NEW DELHI — French President Francois Hollande began a three-day visit to India on Sunday that could push a multibillion-dollar deal for combat airplanes and closer cooperation on counterterrorism and clean energy.
Hollande landed in the northern city of Chandigarh where Indian Prime Minister Narendra Modi joined him at official engagements and lauded France’s decision to invest $1 billion every year in India in various sectors.
Chandigarh was designed in the 1950s by Swiss-French architect Le Corbusier and is one of three places France has pledged to help develop as so-called “smart cities” – with clean water supplies, efficient sewage disposal and public transportation.
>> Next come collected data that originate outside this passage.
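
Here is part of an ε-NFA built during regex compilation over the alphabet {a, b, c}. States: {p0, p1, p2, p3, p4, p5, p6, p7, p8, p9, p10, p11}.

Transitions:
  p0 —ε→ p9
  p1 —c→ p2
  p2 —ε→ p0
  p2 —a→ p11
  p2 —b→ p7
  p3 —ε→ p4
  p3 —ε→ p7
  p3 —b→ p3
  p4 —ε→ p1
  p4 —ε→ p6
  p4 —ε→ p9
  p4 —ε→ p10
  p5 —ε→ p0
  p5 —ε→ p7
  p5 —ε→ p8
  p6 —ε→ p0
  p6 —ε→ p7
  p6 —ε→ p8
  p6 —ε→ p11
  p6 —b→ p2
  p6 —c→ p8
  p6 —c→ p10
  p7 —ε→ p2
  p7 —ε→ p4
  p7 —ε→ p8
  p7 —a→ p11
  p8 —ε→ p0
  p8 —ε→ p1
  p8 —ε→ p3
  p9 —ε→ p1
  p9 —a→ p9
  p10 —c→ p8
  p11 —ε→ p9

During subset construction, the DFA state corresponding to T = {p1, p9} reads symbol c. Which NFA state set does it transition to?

p1 on c → {p2}.
No c-transition from p9.
Union after reading c: {p2}.
Now take the ε-closure:
From p2 via ε: add p0.
From p0 via ε: add p9.
From p9 via ε: add p1.
No new states can be added; the closed set is {p0, p1, p2, p9}.

{p0, p1, p2, p9}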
Hollande and French business leaders met with their Indian counterparts to boost bilateral trade, which in 2014 was $8.6 billion. New Delhi is also trying to encourage French companies to tap into India’s economic boom.
Modi in his speech said India was looking forward to French expertise in defense production, developing railways and waterways, and fighting global warming and terrorism.
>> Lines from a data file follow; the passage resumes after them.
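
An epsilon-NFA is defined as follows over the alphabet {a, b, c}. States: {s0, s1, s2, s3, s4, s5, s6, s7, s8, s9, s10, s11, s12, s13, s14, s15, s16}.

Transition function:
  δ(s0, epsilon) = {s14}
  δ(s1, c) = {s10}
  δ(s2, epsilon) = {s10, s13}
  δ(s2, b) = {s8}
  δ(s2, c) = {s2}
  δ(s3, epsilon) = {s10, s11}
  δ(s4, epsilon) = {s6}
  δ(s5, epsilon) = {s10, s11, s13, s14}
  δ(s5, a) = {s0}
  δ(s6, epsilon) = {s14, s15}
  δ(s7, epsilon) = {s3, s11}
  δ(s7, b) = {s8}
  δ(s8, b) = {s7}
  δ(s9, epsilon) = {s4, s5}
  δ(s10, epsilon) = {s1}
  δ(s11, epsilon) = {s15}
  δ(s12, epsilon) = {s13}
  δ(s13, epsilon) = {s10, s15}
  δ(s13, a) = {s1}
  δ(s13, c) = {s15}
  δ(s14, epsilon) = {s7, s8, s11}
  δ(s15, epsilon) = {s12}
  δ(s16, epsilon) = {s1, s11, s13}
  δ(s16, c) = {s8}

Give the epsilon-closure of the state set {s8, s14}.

{s1, s3, s7, s8, s10, s11, s12, s13, s14, s15}

Start with {s8, s14}.
From s14 via epsilon: add s7, s11.
From s7 via epsilon: add s3.
From s11 via epsilon: add s15.
From s3 via epsilon: add s10.
From s15 via epsilon: add s12.
From s10 via epsilon: add s1.
From s12 via epsilon: add s13.
No new states can be added; the closed set is {s1, s3, s7, s8, s10, s11, s12, s13, s14, s15}.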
Hollande is accompanied by the ministers of defense, foreign affairs, economy and culture and dozens of top corporate leaders.
On Sunday, Airbus Helicopters and India’s Mahindra Defense, a private company, signed a “statement of intent” in the presence of the two leaders to produce military helicopters in India as a joint venture.
“Mahindra India and Airbus Helicopters have agreed on a blueprint that can put India on the world map for military helicopter manufacturing,” said Pierre de Bausset, president of the Airbus Group India. Details were not immediately known.
Hollande will hold talks with Indian leaders in New Delhi on Monday and be a guest of honor on Tuesday at India’s Republic Day parade, celebrating 66 years since the country adopted its constitution.
High on the agenda is India’s desire to purchase 36 Rafale combat planes for its air force, which Modi had announced during a visit to Paris in April, touching off several rounds of negotiations over pricing, offsets and servicing.
In an interview with the Press Trust of India news agency, Hollande hinted it might take some more time to sign the deal.
“Agreeing on the technicalities of this arrangement obviously takes time, but we are on the right track,” PTI quoted Hollande as saying.
France has also promised support for India’s clean-energy quest, including a solar energy alliance launched last month during the global climate talks held in Paris.
“Our bilateral relationship with France is very comprehensive. It covers a number of sectors such as defense, civil nuclear cooperation, railways, smart cities, science and research, space and culture. In all these areas we expect some forward progress during the French president’s visit,” Vikas Swarup, India’s External Affairs Ministry spokesman, said last week.
The two sides are also expected to touch on anti-terrorism efforts including speeding up extradition requests and cracking down on money laundering used to fund militant activities.
Swarup noted that both countries had been hit by militants recently, with 130 people killed across Paris on Nov. 13 and a four-day siege against the north Indian air force base of Pathankot earlier this month in which seven Indian soldiers were killed.